Alguna vez dijo Lincoln que se les puede mentir a todos algún tiempo y se les puede mentir a algunos todo el tiempo. "Lo que no puede hacerse –concluyó- es mentirle a todos todo el tiempo". Eso es precisamente lo que ha determinado el quiebre del relato presidencial. Ya son muchos los que han advertido su inconsistencia y han empezado a sentirse engañados cuando la inflación se niega o cuando se dice que el cepo cambiario es un "mito urbano". Engañados cuando no se pueden ajustar salarios de gendarmes ni jubilaciones mientras se malgasta dinero en el fútbol o en la pésima administración de Aerolíneas Argentinas. Engañados deben sentirse Subiela y Saldaña cuando la Presidenta dice que en la Argentina del presente cada uno puede decir libremente lo que piensa. Ellos lo hicieron y padecieron la reprimenda pública y hasta la presión de la AFIP en represalia.
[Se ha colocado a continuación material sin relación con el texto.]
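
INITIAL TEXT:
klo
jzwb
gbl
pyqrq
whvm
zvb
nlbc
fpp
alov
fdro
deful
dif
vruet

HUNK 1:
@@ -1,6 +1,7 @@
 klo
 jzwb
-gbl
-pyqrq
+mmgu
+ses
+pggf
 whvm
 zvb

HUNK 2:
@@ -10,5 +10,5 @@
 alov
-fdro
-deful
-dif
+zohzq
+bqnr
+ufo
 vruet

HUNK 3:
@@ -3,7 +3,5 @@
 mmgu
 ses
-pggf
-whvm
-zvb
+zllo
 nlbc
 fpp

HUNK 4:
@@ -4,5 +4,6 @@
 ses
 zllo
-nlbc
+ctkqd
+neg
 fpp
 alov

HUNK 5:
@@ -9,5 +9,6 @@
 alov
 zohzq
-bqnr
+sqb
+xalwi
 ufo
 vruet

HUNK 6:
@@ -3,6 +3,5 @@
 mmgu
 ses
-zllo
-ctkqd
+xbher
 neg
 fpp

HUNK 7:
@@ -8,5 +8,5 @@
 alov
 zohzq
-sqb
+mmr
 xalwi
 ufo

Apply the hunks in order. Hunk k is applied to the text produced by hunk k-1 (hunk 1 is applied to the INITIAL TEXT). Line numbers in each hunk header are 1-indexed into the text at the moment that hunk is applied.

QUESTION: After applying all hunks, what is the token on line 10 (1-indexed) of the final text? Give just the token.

Answer: mmr

Derivation:
Hunk 1: at line 1 remove [gbl,pyqrq] add [mmgu,ses,pggf] -> 14 lines: klo jzwb mmgu ses pggf whvm zvb nlbc fpp alov fdro deful dif vruet
Hunk 2: at line 10 remove [fdro,deful,dif] add [zohzq,bqnr,ufo] -> 14 lines: klo jzwb mmgu ses pggf whvm zvb nlbc fpp alov zohzq bqnr ufo vruet
Hunk 3: at line 3 remove [pggf,whvm,zvb] add [zllo] -> 12 lines: klo jzwb mmgu ses zllo nlbc fpp alov zohzq bqnr ufo vruet
Hunk 4: at line 4 remove [nlbc] add [ctkqd,neg] -> 13 lines: klo jzwb mmgu ses zllo ctkqd neg fpp alov zohzq bqnr ufo vruet
Hunk 5: at line 9 remove [bqnr] add [sqb,xalwi] -> 14 lines: klo jzwb mmgu ses zllo ctkqd neg fpp alov zohzq sqb xalwi ufo vruet
Hunk 6: at line 3 remove [zllo,ctkqd] add [xbher] -> 13 lines: klo jzwb mmgu ses xbher neg fpp alov zohzq sqb xalwi ufo vruet
Hunk 7: at line 8 remove [sqb] add [mmr] -> 13 lines: klo jzwb mmgu ses xbher neg fpp alov zohzq mmr xalwi ufo vruet
Final line 10: mmr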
Una extraña convicción se expande en los despachos oficiales. Allí se piensa que si los problemas no se exhiben, definitivamente no existen.
Las movilizaciones sociales vividas por segunda vez en apenas sesenta días deben ser un llamado de atención. No ha habido superestructuras organizativas ni micros acarreando gente. En ellas se expresaron ciudadanos que aún no encontraron una alternativa al gobierno actual pero que han advertido lo difícil de apoyar a un gobierno que gestiona la cosa pública ignorando lo que efectivamente ocurre. Allí reside el malestar central: en el desconocimiento de la realidad del que el Gobierno hace gala. Muchos carteles y cánticos reclamaban simplemente poner fin a las mentiras.
Es bueno recordar en esta hora que la política no es otra cosa que el arte de administrar la realidad. Por eso, cuando la realidad se niega, uno administra expectativas, sentimientos o palabras, pero no la realidad. Entonces la realidad se cristaliza y, si manifiesta problemas, se agrava. Ese es el preciso instante en el que la política entra en crisis para convertirse en razón de ser del malestar social.